SOC& 101:E - Intro to Sociology Credits: 5 Variable Credit Course: No
Lecture Hours: 55 Lab Hours: 0 Worksite/Clinical Hours: 0 Other Hours (LIA/Internships): 0
Course Description: Put on sociological lenses for a new look the social world around you. This course surveys sociological theories, methods, and areas of inquiry. Includes socialization, social institutions, stratification, various social problems, and social change processes. Emphasis is on equitable responses to systems of power and oppression racial, ethnic, gender, class and other identities.
Prerequisite: ENGL& 101 with a C or higher. Strongly Recommended: Special Requirements:
Distribution Requirements: Social Sciences Distribution Requirement General Education Requirements: Fulfills Engage General Education Requirement Equity Degree Requirement: Fulfills Equity Foundation Requirement Meets FQE Requirement: No Integrative Experience Requirement: No
Student Learning Outcomes
- Explain sociological research methods as a scientific approach to studying the social environments and forces.
- Describe the historically and socially constructed nature of human differences, with a focus on with power, privilege, and social inequalities.
- Explain how sociological perspectives, theories, and concepts (such as race, gender, class, and other stratification systems) can help us understand the social world at the individual, institutional and societal levels.
- Apply sociological perspectives and concepts to examine social conditions.
- Describe social movements and social change processes, including those for racial equity and social justice.
- Reflect on one’s individual and group status within a broader social context, and one’s role in response to social problems like racial inequity.
- SOCIAL SCIENCES: Explain the variables that influence the structure of cultures and societies.
Course Contents
- Development of sociology as a discipline.
- Sociological research methods as well as theories and perspectives used to analyze social systems, and diverse sociological outlooks.
- Sociological perspectives (such as intersectionality, feminisms, conflict theory, symbolic interactionism, and functionalism).

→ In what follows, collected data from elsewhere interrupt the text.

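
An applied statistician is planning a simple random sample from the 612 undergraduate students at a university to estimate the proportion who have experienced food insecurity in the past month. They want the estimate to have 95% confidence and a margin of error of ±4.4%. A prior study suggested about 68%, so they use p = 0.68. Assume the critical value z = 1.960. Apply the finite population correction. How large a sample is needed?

Unadjusted: n₀ = 1.960² × 0.68 × 0.32 / 0.044² ≈ 431.78, so n₀ = 432.
Finite population correction with N = 612: n = n₀ / (1 + (n₀−1)/N) = 432 / (1 + 431/612) = 432 / 1.7042 ≈ 253.48.
Rounding up, n = 254.

254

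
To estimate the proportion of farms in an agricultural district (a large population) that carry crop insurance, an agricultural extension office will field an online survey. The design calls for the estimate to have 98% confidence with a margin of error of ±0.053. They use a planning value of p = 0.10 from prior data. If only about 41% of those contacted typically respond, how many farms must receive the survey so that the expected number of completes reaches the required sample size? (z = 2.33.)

425

Completed interviews needed: n₀ = 2.33² × 0.0900 / 0.053² ≈ 173.94 → 174.
At a 41% response rate, contacts needed = 174 / 0.41 ≈ 424.39 → 425.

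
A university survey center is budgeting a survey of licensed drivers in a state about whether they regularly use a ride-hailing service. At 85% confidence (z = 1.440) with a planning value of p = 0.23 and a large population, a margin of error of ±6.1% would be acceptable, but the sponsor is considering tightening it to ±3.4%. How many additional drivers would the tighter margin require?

219

At ±6.1%: n = 1.440² × 0.1771 / 0.061² ≈ 98.69 → 99.
At ±3.4%: n = 1.440² × 0.1771 / 0.034² ≈ 317.68 → 318.
Additional respondents: 318 − 99 = 219.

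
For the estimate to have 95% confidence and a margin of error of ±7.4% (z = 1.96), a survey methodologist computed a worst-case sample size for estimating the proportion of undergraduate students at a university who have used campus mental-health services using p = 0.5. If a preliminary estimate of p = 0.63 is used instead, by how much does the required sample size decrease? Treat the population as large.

12

Conservative (p = 0.5): n = 1.96² × 0.25 / 0.074² ≈ 175.38 → 176.
Using p = 0.63: p(1−p) = 0.2331, so n = 1.96² × 0.2331 / 0.074² ≈ 163.53 → 164.
Reduction: 176 − 164 = 12.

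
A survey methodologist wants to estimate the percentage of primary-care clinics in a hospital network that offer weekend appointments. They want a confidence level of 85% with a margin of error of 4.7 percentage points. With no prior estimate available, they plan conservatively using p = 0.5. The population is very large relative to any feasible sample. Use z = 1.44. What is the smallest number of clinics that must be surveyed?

235

With p = 0.5, p(1−p) = 0.25.
n = z²·p(1−p)/E² = 1.44² × 0.2500 / 0.047² = 2.0736 × 0.2500 / 0.002209 ≈ 234.68.
Rounding up gives n = 235.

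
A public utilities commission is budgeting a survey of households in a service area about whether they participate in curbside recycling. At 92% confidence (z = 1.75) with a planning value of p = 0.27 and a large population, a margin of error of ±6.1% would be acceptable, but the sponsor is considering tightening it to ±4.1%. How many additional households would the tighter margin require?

At ±6.1%: n = 1.75² × 0.1971 / 0.061² ≈ 162.22 → 163.
At ±4.1%: n = 1.75² × 0.1971 / 0.041² ≈ 359.08 → 360.
Additional respondents: 360 − 163 = 197.

197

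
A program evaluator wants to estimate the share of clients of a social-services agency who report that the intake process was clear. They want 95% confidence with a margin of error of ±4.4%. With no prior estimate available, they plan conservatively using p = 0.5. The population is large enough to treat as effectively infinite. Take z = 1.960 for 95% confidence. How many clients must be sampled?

With p = 0.5, p(1−p) = 0.25.
n = z²·p(1−p)/E² = 1.960² × 0.2500 / 0.044² = 3.8416 × 0.2500 / 0.001936 ≈ 496.07.
Rounding up gives n = 497.

497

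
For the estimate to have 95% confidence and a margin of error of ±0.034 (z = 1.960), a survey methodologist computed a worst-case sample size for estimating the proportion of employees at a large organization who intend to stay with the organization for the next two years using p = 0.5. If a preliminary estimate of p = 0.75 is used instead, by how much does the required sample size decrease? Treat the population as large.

Conservative (p = 0.5): n = 1.960² × 0.25 / 0.034² ≈ 830.80 → 831.
Using p = 0.75: p(1−p) = 0.1875, so n = 1.960² × 0.1875 / 0.034² ≈ 623.10 → 624.
Reduction: 831 − 624 = 207.

207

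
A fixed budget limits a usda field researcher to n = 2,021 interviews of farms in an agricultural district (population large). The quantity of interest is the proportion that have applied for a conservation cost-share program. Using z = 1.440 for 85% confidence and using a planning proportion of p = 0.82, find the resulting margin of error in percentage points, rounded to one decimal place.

1.2

SE(p̂) = √[p(1−p)/n] = √[0.1476/2021] = 0.00855.
E = z × SE = 1.440 × 0.00855 = 0.01231, or 1.2 percentage points.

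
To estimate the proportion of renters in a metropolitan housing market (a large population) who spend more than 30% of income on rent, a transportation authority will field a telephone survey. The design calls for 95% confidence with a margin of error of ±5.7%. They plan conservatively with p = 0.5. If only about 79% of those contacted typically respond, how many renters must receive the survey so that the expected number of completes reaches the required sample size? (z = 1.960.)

375

Completed interviews needed: n₀ = 1.960² × 0.2500 / 0.057² ≈ 295.60 → 296.
At a 79% response rate, contacts needed = 296 / 0.79 ≈ 374.68 → 375.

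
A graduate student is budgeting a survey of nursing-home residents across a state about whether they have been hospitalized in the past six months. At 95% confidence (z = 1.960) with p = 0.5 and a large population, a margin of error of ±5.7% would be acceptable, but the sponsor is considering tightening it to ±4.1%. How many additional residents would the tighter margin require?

At ±5.7%: n = 1.960² × 0.2500 / 0.057² ≈ 295.60 → 296.
At ±4.1%: n = 1.960² × 0.2500 / 0.041² ≈ 571.33 → 572.
Additional respondents: 572 − 296 = 276.

276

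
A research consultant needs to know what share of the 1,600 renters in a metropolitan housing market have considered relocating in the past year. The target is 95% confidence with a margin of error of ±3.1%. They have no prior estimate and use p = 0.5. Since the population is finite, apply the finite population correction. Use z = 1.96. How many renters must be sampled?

616

Unadjusted: n₀ = 1.96² × 0.50 × 0.50 / 0.031² ≈ 999.38, so n₀ = 1000.
Finite population correction with N = 1,600: n = n₀ / (1 + (n₀−1)/N) = 1000 / (1 + 999/1600) = 1000 / 1.6244 ≈ 615.62.
Rounding up, n = 616.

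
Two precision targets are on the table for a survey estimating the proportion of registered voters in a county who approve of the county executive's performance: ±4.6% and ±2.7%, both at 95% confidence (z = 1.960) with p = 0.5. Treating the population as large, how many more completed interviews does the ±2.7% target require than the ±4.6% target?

864

At ±4.6%: n = 1.960² × 0.2500 / 0.046² ≈ 453.88 → 454.
At ±2.7%: n = 1.960² × 0.2500 / 0.027² ≈ 1317.42 → 1318.
Additional respondents: 1318 − 454 = 864.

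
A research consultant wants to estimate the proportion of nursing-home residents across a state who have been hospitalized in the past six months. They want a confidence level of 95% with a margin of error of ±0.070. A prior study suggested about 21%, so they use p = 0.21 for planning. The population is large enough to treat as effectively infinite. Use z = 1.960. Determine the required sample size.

131

With p = 0.21, p(1−p) = 0.1659.
n = z²·p(1−p)/E² = 1.960² × 0.1659 / 0.070² = 3.8416 × 0.1659 / 0.004900 ≈ 130.07.
Rounding up gives n = 131.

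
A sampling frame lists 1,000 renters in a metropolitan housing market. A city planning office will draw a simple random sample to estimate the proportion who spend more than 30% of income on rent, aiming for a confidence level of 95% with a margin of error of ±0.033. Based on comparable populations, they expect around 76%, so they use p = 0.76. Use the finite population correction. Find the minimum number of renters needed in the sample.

For 95% confidence, z = 1.96.
Unadjusted: n₀ = 1.96² × 0.76 × 0.24 / 0.033² ≈ 643.44, so n₀ = 644.
Finite population correction with N = 1,000: n = n₀ / (1 + (n₀−1)/N) = 644 / (1 + 643/1000) = 644 / 1.6430 ≈ 391.97.
Rounding up, n = 392.

392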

- Social institutions (for example family, peers, religion, education, work, mass media, government, economy) and how these perpetuate or respond to systems of power, especially related to racial, gender, class, and other inequities.
- Concepts used to understand and assess social conditions such as socialization, sociological imagination, social construction of reality, race as a social construct, institutional racism vs racism as individual phenomena, sex vs. gender vs. sexuality, ableism, power, privilege, deviance, different forms of discrimination, pluralism, and equity.
- The importance of historical and social contexts in understanding categories of difference, forms of discrimination, and stratification, including impacts on and responses by racial, ethnic, gender, sexual orientation, class, and other population groups.
- Social Movements to include Civil Rights Movements, also collective action, and other forces for social change.
- Social Imagination how one’s personal experience intersects with and is shaped by a larger social and historical context.
- One’s individual and group status and how this informs and creates ethical responsibilities as a citizen, consumer, and environmental actor with emphasis on race, gender, class and other marginalities.